Almost an answer: According to the above mentioned question, it is possible to find $L \in \mathbb{N}$ such that $u+Lm < v+Ln$ and $v+Ln$ is a prime number,
so (i) is satisfied (= the gcd of a prime number and a smaller number is $1$), but it seems that (ii) may not be satisfied: Although we can take $L$ large enough such that (in addition to $v+Ln$ being prime, we also have) $\epsilon < v+Ln$, so $\epsilon \nmid v+Ln$ (because $v+Ln$ is prime), but unfortunately it may happen that $\epsilon | u+Lm$.
Notice that making the smaller of the two, $u+Lm$, a prime $p$, may be worse, because in that case even condition (i) may not be satisfied, since now $\gcd(u+Lm,v+Ln) \in \{1,p\}$.
A remark: Please see this question.
Edit: In view of this question, I think that I will further assume that $\epsilon \geq 3$.
Edit 2: Please see this question; if we wish to apply its answer to my current question, then (if I am not wrong) we will obtain that a positive answer to my current question may depend on $v,n$ and the set of natural numbers which make $v+Ln$ a prime number. (But perhaps a different approach may yield a positive answer to my current question?).
Thank you very much!
Best Answer
As noted in the OP edit, we need to take $\epsilon > 1$ odd as at least one of $1+L$, $2+3L$ is always even.
Suppose $p$ is a prime divisor of $(u+Lm, v+Ln)$. Then it also divides the integer combination $n(u+Lm)-m(v+Ln) = nu - mv$, which is a constant independent of $L$.
So the only possible primes dividing the gcd are the divisors of $nu-mv$. Note that the constraints preclude this quantity from being zero (otherwise $n/v = m/u$ with both fractions being in lowest terms, which contradicts $m\ne n$), so there are only finitely many such primes.
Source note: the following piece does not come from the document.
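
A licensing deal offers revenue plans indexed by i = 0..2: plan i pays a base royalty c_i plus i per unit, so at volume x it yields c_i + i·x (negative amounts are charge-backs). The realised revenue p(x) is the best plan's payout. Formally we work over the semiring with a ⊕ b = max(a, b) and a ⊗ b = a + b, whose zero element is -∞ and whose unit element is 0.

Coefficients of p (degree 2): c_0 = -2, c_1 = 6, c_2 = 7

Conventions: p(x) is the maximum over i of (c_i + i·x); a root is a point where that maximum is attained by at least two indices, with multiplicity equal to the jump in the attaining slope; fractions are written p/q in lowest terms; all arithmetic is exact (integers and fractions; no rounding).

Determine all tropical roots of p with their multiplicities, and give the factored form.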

Likewise there are only finitely many primes dividing $\epsilon$. Let $P$ be the largest of all primes in either category.
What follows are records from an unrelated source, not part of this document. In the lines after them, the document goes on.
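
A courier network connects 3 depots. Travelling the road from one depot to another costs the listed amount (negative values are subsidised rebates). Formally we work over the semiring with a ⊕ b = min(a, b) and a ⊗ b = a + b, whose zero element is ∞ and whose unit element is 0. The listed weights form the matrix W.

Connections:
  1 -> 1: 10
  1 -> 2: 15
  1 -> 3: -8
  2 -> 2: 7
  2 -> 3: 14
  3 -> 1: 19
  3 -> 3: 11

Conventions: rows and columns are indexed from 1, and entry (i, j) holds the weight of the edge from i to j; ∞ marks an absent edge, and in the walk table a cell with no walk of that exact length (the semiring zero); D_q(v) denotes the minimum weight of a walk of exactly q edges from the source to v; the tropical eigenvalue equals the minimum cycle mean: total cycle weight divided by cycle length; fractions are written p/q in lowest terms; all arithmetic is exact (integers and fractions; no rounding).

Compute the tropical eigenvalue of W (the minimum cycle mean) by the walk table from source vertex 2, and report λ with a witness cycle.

q=0: [∞, 0, ∞]
q=1: [∞, 7, 14]
q=2: [33, 14, 21]
q=3: [40, 21, 25]
Optimal cycle mean attained by: cycle 1->3->1, total (-8) + 19, length 2.
Answer: λ = 11/2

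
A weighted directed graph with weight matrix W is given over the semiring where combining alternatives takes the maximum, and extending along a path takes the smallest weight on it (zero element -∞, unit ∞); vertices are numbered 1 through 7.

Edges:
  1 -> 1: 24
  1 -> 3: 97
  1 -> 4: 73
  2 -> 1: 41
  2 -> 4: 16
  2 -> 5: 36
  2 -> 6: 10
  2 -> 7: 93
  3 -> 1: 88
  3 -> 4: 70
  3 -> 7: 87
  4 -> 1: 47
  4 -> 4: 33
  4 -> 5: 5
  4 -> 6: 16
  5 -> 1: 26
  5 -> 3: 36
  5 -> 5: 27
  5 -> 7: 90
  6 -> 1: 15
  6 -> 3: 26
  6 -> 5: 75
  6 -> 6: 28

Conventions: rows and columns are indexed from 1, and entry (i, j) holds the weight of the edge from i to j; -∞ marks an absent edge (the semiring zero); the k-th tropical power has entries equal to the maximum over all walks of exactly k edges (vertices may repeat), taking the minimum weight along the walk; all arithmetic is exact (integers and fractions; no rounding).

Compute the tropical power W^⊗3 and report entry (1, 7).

W^⊗2:
  [88, -∞, 24, 70, 5, 16, 87]
  [26, -∞, 41, 41, 27, 16, 36]
  [47, -∞, 88, 73, 5, 16, -∞]
  [33, -∞, 47, 47, 16, 16, 5]
  [36, -∞, 27, 36, 27, -∞, 36]
  [26, -∞, 36, 26, 28, 28, 75]
  [-∞, -∞, -∞, -∞, -∞, -∞, -∞]
W^⊗3:
  [47, -∞, 88, 73, 16, 16, 24]
  [41, -∞, 27, 41, 27, 16, 41]
  [88, -∞, 47, 70, 16, 16, 87]
  [47, -∞, 33, 47, 16, 16, 47]
  [36, -∞, 36, 36, 27, 16, 27]
  [36, -∞, 28, 36, 28, 28, 36]
  [-∞, -∞, -∞, -∞, -∞, -∞, -∞]
Key observation: the optimum is the walk 1->1->3->7, with weight 24 min 97 min 87 = 24.
Optimal value attained by: walk 1->1->3->7.
Answer: (W^⊗3)[1][7] = 24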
By the argument of the related question, for any prime $p\ge 3$, we can choose a congruence class for $L$ mod $p$ such that $p \nmid m+Lu$ and $p \nmid n + Lv$. For $p=2$, we can’t guarantee the same, but we can at least ensure one of $m+Lu$ and $n+Lv$ is odd by fixing the parity of $L$.
Combining all these congruences for all primes $p\le P$, we get a congruence class for $L$ (modulo the primorial of $P$) which ensures $(m+Lu, n+Lv) = 1$ (recall that primes above $P$ can’t divide the gcd), as well as the $\epsilon$ condition.
I feel there is probably a more efficient construction based on a similar question I have seen years before. Maybe someone can provide it.